Hazel McHaffie

Turkish delight? Not so much.

Way back in 2017 I read my first novel by much-garlanded Turkish author, Orhan Pamuk, My Name is Red. It was shortly after I’d visited Turkey myself, and I reviewed it on this blog.
Verdict? Brilliant and well worth the time spent.
I’ve just read a second one of his: Snow, which I bought on the strength of the first experience.
Verdict? Much harder work and not so gripping.
However, I’m game for a challenge, so I persevered through this labyrinthine story, all 436 pages of tiny font, densely packed, precise, slow moving prose.

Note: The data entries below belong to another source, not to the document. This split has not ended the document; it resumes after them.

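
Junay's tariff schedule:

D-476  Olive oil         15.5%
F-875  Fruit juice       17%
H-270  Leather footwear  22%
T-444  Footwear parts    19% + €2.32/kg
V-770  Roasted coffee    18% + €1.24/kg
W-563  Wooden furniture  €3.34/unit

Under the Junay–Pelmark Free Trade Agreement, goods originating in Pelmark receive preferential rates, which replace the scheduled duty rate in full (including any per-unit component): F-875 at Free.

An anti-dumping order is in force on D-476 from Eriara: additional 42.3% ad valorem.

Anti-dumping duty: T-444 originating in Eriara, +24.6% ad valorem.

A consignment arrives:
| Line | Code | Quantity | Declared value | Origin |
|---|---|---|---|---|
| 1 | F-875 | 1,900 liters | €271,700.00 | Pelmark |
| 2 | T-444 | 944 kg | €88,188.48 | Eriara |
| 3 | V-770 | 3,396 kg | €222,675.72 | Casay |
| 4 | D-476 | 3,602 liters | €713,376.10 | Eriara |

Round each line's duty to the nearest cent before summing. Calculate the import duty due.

Line 1 (F-875, Pelmark, 1,900 liters, €271,700.00):
Base rate for F-875 is 17%.
Origin Pelmark qualifies under the Junay–Pelmark agreement and F-875 is covered: preferential rate Free applies instead.
Duty = €271,700.00 × 0% = €0.00.
Line 2 (T-444, Eriara, 944 kg, €88,188.48):
Base rate for T-444 is 19% + €2.32/kg.
Additional duty on T-444 from Eriara: +24.6%. Applied ad valorem rate: 19% + 24.6% = 43.6%.
Duty = €88,188.48 × 43.6% + 944 × €2.32 = €40,640.26.
Line 3 (V-770, Casay, 3,396 kg, €222,675.72):
Base rate for V-770 is 18% + €1.24/kg.
Duty = €222,675.72 × 18% + 3,396 × €1.24 = €44,292.67.
Line 4 (D-476, Eriara, 3,602 liters, €713,376.10):
Base rate for D-476 is 15.5%.
Additional duty on D-476 from Eriara: +42.3%. Applied ad valorem rate: 15.5% + 42.3% = 57.8%.
Duty = €713,376.10 × 57.8% = €412,331.39.
Total = €0.00 + €40,640.26 + €44,292.67 + €412,331.39 = €497,264.32.

€497,264.32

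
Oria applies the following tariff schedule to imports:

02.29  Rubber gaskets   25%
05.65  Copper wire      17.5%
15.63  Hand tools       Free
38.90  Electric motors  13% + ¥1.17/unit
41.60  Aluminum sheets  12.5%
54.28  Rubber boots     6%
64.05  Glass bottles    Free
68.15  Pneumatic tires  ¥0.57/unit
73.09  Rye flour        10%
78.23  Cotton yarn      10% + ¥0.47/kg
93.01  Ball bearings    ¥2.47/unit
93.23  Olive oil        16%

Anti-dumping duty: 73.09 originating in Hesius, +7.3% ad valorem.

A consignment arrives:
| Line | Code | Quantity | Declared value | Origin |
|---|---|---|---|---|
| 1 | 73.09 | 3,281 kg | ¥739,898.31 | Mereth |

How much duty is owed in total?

¥73,989.83

Line 1 (73.09, Mereth, 3,281 kg, ¥739,898.31):
Base rate for 73.09 is 10%.
The additional-duty order on 73.09 targets Hesius, not Mereth; it does not apply.
Duty = ¥739,898.31 × 10% = ¥73,989.83.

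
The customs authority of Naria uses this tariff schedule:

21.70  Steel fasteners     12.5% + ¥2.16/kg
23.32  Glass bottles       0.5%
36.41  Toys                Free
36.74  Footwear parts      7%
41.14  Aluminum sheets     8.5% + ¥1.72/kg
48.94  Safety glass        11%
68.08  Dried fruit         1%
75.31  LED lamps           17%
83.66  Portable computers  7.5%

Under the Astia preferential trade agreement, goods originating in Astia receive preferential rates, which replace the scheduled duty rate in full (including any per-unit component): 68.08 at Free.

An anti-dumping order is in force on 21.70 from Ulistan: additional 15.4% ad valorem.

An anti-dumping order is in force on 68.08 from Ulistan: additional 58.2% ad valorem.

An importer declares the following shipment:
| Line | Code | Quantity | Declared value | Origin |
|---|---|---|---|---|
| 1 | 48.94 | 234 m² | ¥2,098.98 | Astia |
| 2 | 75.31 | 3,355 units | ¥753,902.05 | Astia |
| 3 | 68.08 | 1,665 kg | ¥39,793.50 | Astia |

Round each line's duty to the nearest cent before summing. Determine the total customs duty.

¥128,394.24

Line 1 (48.94, Astia, 234 m², ¥2,098.98):
Base rate for 48.94 is 11%.
Origin Astia is the FTA partner but 48.94 is not on the preference list; base rate stands.
Duty = ¥2,098.98 × 11% = ¥230.89.
Line 2 (75.31, Astia, 3,355 units, ¥753,902.05):
Base rate for 75.31 is 17%.
Origin Astia is the FTA partner but 75.31 is not on the preference list; base rate stands.
Duty = ¥753,902.05 × 17% = ¥128,163.35.
Line 3 (68.08, Astia, 1,665 kg, ¥39,793.50):
Base rate for 68.08 is 1%.
Origin Astia qualifies under the Naria–Astia agreement and 68.08 is covered: preferential rate Free applies instead.
The additional-duty order on 68.08 targets Ulistan, not Astia; it does not apply.
Duty = ¥39,793.50 × 0% = ¥0.00.
Total = ¥230.89 + ¥128,163.35 + ¥0.00 = ¥128,394.24.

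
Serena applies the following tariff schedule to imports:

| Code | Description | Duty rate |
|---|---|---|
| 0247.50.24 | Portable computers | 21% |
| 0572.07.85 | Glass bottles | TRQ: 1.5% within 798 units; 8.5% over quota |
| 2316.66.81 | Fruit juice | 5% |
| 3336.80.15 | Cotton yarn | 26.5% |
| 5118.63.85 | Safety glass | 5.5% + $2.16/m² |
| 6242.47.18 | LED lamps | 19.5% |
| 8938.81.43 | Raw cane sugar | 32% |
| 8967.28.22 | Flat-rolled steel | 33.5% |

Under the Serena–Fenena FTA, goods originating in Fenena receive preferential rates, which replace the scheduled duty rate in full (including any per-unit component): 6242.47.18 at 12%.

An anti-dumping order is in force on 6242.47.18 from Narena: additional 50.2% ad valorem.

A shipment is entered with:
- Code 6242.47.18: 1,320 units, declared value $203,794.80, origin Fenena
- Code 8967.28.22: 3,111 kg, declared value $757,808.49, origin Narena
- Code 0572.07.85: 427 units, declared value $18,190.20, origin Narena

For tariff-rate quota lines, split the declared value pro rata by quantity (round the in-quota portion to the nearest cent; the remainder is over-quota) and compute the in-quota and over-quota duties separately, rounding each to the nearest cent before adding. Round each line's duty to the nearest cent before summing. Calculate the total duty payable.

Line 1 (6242.47.18, Fenena, 1,320 units, $203,794.80):
Base rate for 6242.47.18 is 19.5%.
Origin Fenena qualifies under the Serena–Fenena agreement and 6242.47.18 is covered: preferential rate 12% applies instead.
The additional-duty order on 6242.47.18 targets Narena, not Fenena; it does not apply.
Duty = $203,794.80 × 12% = $24,455.38.
Line 2 (8967.28.22, Narena, 3,111 kg, $757,808.49):
Base rate for 8967.28.22 is 33.5%.
Duty = $757,808.49 × 33.5% = $253,865.84.
Line 3 (0572.07.85, Narena, 427 units, $18,190.20):
Code 0572.07.85 is under a tariff-rate quota (threshold 798 units). Quantity 427 units is within the quota, so the in-quota rate 1.5% applies to the full value.
Duty = $18,190.20 × 1.5% = $272.85.
Total = $24,455.38 + $253,865.84 + $272.85 = $278,594.07.

$278,594.07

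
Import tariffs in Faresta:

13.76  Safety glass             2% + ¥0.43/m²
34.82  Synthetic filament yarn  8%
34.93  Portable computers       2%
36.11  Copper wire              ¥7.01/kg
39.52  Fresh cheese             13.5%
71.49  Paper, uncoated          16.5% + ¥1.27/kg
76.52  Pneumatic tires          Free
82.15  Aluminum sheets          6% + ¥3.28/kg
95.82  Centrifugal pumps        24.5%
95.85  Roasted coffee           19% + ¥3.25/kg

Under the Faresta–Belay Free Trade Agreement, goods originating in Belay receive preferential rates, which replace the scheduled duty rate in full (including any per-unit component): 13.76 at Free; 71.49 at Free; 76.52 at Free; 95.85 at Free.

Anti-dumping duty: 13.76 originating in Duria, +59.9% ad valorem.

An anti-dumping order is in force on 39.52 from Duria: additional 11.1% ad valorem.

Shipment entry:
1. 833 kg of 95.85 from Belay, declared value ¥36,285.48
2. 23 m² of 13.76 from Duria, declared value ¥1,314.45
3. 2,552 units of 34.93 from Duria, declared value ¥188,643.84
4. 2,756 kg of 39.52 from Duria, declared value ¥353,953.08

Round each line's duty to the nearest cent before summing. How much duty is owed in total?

¥91,668.87

Line 1 (95.85, Belay, 833 kg, ¥36,285.48):
Base rate for 95.85 is 19% + ¥3.25/kg.
Origin Belay qualifies under the Faresta–Belay agreement and 95.85 is covered: preferential rate Free applies instead.
Duty = ¥36,285.48 × 0% = ¥0.00.
Line 2 (13.76, Duria, 23 m², ¥1,314.45):
Base rate for 13.76 is 2% + ¥0.43/m².
13.76 has an FTA preferential rate, but origin Duria is not Belay; base rate stands.
Additional duty on 13.76 from Duria: +59.9%. Applied ad valorem rate: 2% + 59.9% = 61.9%.
Duty = ¥1,314.45 × 61.9% + 23 × ¥0.43 = ¥823.53.
Line 3 (34.93, Duria, 2,552 units, ¥188,643.84):
Base rate for 34.93 is 2%.
Duty = ¥188,643.84 × 2% = ¥3,772.88.
Line 4 (39.52, Duria, 2,756 kg, ¥353,953.08):
Base rate for 39.52 is 13.5%.
Additional duty on 39.52 from Duria: +11.1%. Applied ad valorem rate: 13.5% + 11.1% = 24.6%.
Duty = ¥353,953.08 × 24.6% = ¥87,072.46.
Total = ¥0.00 + ¥823.53 + ¥3,772.88 + ¥87,072.46 = ¥91,668.87.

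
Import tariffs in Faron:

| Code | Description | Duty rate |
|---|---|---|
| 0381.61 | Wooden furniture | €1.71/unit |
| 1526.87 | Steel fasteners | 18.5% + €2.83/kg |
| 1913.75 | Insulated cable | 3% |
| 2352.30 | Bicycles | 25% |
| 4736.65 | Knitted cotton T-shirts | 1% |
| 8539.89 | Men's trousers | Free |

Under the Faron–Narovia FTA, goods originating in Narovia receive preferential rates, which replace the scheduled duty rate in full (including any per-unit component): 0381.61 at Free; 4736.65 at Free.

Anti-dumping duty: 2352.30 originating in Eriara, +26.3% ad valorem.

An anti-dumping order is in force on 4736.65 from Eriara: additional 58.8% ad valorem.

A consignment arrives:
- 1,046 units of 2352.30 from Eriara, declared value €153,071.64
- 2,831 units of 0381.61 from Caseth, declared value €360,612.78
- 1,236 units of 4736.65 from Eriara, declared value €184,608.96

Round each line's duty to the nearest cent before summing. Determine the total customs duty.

Line 1 (2352.30, Eriara, 1,046 units, €153,071.64):
Base rate for 2352.30 is 25%.
Additional duty on 2352.30 from Eriara: +26.3%. Applied ad valorem rate: 25% + 26.3% = 51.3%.
Duty = €153,071.64 × 51.3% = €78,525.75.
Line 2 (0381.61, Caseth, 2,831 units, €360,612.78):
Base rate for 0381.61 is €1.71/unit.
0381.61 has an FTA preferential rate, but origin Caseth is not Narovia; base rate stands.
Duty = 2,831 × €1.71 = €4,841.01.
Line 3 (4736.65, Eriara, 1,236 units, €184,608.96):
Base rate for 4736.65 is 1%.
4736.65 has an FTA preferential rate, but origin Eriara is not Narovia; base rate stands.
Additional duty on 4736.65 from Eriara: +58.8%. Applied ad valorem rate: 1% + 58.8% = 59.8%.
Duty = €184,608.96 × 59.8% = €110,396.16.
Total = €78,525.75 + €4,841.01 + €110,396.16 = €193,762.92.

€193,762.92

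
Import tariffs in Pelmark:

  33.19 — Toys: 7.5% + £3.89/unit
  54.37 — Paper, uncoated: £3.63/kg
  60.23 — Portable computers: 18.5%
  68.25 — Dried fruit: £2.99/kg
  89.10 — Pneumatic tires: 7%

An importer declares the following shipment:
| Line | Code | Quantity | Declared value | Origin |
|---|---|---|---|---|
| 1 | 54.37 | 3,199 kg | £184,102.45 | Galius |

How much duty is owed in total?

Line 1 (54.37, Galius, 3,199 kg, £184,102.45):
Base rate for 54.37 is £3.63/kg.
Duty = 3,199 × £3.63 = £11,612.37.

£11,612.37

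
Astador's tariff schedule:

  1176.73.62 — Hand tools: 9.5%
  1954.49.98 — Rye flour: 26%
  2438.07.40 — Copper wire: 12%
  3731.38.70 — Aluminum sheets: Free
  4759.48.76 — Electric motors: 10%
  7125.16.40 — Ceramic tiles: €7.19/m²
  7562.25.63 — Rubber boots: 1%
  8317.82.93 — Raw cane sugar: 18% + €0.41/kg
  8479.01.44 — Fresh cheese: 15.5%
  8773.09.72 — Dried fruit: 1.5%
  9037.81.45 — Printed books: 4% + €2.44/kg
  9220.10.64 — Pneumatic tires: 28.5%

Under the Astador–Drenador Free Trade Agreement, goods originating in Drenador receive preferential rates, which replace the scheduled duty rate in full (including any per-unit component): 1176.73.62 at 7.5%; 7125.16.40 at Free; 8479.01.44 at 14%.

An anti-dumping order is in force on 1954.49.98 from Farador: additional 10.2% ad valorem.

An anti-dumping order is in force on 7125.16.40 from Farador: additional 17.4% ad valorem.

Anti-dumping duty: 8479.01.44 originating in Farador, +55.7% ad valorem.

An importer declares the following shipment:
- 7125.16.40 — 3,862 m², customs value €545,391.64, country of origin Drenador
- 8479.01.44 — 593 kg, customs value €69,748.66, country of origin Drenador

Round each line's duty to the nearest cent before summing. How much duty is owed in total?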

Journalist and poet, Ka, has travelled to a mountainous border city called Kars – one of the poorest and most overlooked corners of Turkey – ostensibly to investigate an epidemic of suicides amongst young women. He is both shocked and frightened by the manner of deaths: abruptly, without ritual or warning, in the midst of their everyday routines, one minute jostling normally with siblings or playing with babies, the next lying dead from shotguns or pills or nooses. The speed and efficiency of the deaths convinces him that they had been carrying suicidal thoughts around with them for some time.  But why?

Local reaction is powerful. Posters proclaim: Human beings are God’s masterpieces and suicide is blasphemy. Pamphlets are circulated. Such is the sensitivity around this issue that Ka himself is offered police protection. As he unravels attitudes and mores underpinning both religion and atheism, Ka also writes poems that come to him in blinding flashes – a significant development after a very fallow period in his creative energies.

He’s also looking for answers to his own existential questions. He’s searching for a God who doesn’t ask me to take off my shoes in His presence, and who doesn’t make me fall to my knees to kiss people’s hands. I want a God who understands my need for solitude. But he knows this is dangerous territory and is highly sensitive to the threat on all sides.

The story wanders into some pretty serious territory: the existence of God, why are we here, the problem of suffering, life after death, the importance of headscarves, religious fanaticism, media ethics … But the author, Pamuk himself, describes the heart of the story thus:
How much can we ever know about the love and pain in another’s heart? How much can we hope to understand those who have suffered deeper anguish, greater deprivation and more crushing disappointments than we ourselves have known? Even if the world’s rich and powerful should ever try to put themselves in the shoes of the rest, how much would they really understand the wretched millions suffering around them?

Maybe, after all, the right book to read in this second week of the COP26 summit in Glasgow, where we see such grave inequalities exposed between ‘the rich and powerful’ and ‘the wretched millions’.

It’s a fact universally acknowledge that I rarely have more than one book on the go at once. Simple mind! So, it’s probably a measure of the density of this particular novel that I dipped into two others in the time it took to complete it. My companion on a long train journey – Deadly Decisions by Kathy Reichsrequired no effort or analysis, and was pure mindless distraction during a time of significant mental and emotional turmoil. A more serious alternative to Snow was Lies Lies Lies! by Michael Green, which looks at claims against Christianity. It provided a fascinating contrast with the religious bigotry and fanaticism within the Muslim world in Turkey depicted in Pamuk’s novel.